VBO perfs analysis

i wrote a little benchmark to compare vbo and a basic loop of glvertex3fv.
I’m a bit deceived by the results :
for a loop of 100,000 points : fps = 59.7
for a loop of 1,000,000 points : fps = 19.9
for a vbo with 100,000 : fps = 62.5
for a vbo with 1,000,000 : fps = 31.2

For 100,000 points I got no gain from using VBO… isn’t it strange ?

I also measured the time needed for my glrender function in both cases. For a loop of glvertex3fv, it’s very slow (all the time is spend there).
But for the VBO, this is very fast, time is not spend there. What does that mean ?

That means the CPU is not the bottleneck :wink:

One great advantage of VBOs (and to some degree normal vertex arrays, too) is that you save a lot of CPU time. If your CPU has nothing else to do, you won’t notice a difference because the GPU is the limiting factor.

As soon as you do different tasks on the CPU, like calculating physics or AI, you will notice a performance drop because of the time “wasted” in the drawing function, while with VBOs the drawing function immediately returns and the GPU is busy drawing while the CPU does something else…

thanks for this clear answer.

My next question is about mixing some drawings with VBO and others with glVertex3f.

For example, i draw in the following order :
1.few vertices with glvertex3f
2.a big array of vertices using vbo
3.few vertices with glVertex3f

What’s going to happen ? Will the third step wait for the vbo to be finished ?
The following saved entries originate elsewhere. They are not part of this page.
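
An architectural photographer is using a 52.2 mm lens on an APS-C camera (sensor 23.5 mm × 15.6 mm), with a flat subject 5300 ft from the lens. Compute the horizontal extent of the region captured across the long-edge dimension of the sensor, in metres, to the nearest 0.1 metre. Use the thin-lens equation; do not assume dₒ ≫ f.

dₒ: 5300 ft × 304.8 mm/ft = 1615439.95 mm.
Similar triangles through the lens centre give W/dₒ = w/dᵢ; with 1/f = 1/dₒ + 1/dᵢ this gives W = w·(dₒ − f)/f.
W = 23.5 mm × (1.61544e+06 − 52.2) / 52.2 = 23.5 × 30946.1254 ≈ 727233.948 mm = 727.234 m.

727.2 m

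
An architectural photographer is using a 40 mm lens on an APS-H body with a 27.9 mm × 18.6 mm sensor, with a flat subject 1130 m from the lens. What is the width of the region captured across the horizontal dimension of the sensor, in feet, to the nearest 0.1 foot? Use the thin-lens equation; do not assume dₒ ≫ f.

dₒ: 1130 m = 1.13e+06 mm.
Similar triangles through the lens centre give W/dₒ = w/dᵢ; with 1/f = 1/dₒ + 1/dᵢ this gives W = w·(dₒ − f)/f.
W = 27.9 mm × (1.13e+06 − 40) / 40 = 27.9 × 28249.0000 ≈ 788147.100 mm = 788147.100/304.8 ft = 2585.78 ft.

2585.8 ft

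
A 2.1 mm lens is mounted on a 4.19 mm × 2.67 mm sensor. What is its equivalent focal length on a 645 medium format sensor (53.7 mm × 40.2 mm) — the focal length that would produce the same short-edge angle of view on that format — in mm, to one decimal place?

Equal angle of view means equal height/f ratio, so f₂ = f₁ · (height₂/height₁) = 2.1 × 40.2/2.67.
f₂ = 2.1 × 15.05618 ≈ 31.618 mm.

31.6 mm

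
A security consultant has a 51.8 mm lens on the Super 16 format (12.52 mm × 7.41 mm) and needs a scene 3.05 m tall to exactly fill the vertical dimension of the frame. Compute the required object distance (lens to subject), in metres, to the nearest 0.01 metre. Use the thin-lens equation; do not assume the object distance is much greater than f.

W: 3.05 m = 3050 mm.
Magnification m = h/W = dᵢ/dₒ; combined with 1/f = 1/dₒ + 1/dᵢ this gives dₒ = f·(1 + W/h).
dₒ = 51.8 mm × (1 + 3050/7.41) = 51.8 × 412.6059 ≈ 21372.988 mm = 21.373 m.

21.37 m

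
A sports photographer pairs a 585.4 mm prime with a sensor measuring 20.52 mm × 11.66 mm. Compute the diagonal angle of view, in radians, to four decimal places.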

I’m no expert on the hardware details, but AFAIK, the CPU dumps geometry etc. into the same pipeline as the VBO data ends up in.

So what I expect is this:

  1. (glVertex stuff) CPU sends commands to pipeline, GPU processes them really quickly, pipeline remains virtually empty.
  2. (VBO) CPU sends one command to the pipeline, but that places a lot of work into the pipeline. CPU can continue, but the GPU has a backlog.
  3. (more glVertex stuff) CPU sends commands to the pipeline, behind the backlog of the GPU.
  4. CPU does other stuff/waits for buffer swap - while the GPU gets some time to finish work.

In other words: all calls (except for synchronisation calls) return as soon as their commands have been buffered. But everything is still effectively performed in the same order.

So you save a lot of CPU time, and if the CPU is the bottleneck that means you increase the rendering speed, but the results are correct.

Note: if you have software fallback at some point, of course the pipeline would have to be flushed, if it is used at all.

But even if there was a need to flush the pipeline before the glVertex calls were issued, it would still be faster. Simply because of the function call overhead.

A question related to this topic: Display lists behave identically as VBOs in that sense, don’t they? I mean that glCallList is a non-blocking command, so the CPU can do its work after the call while the GPU is doing its own.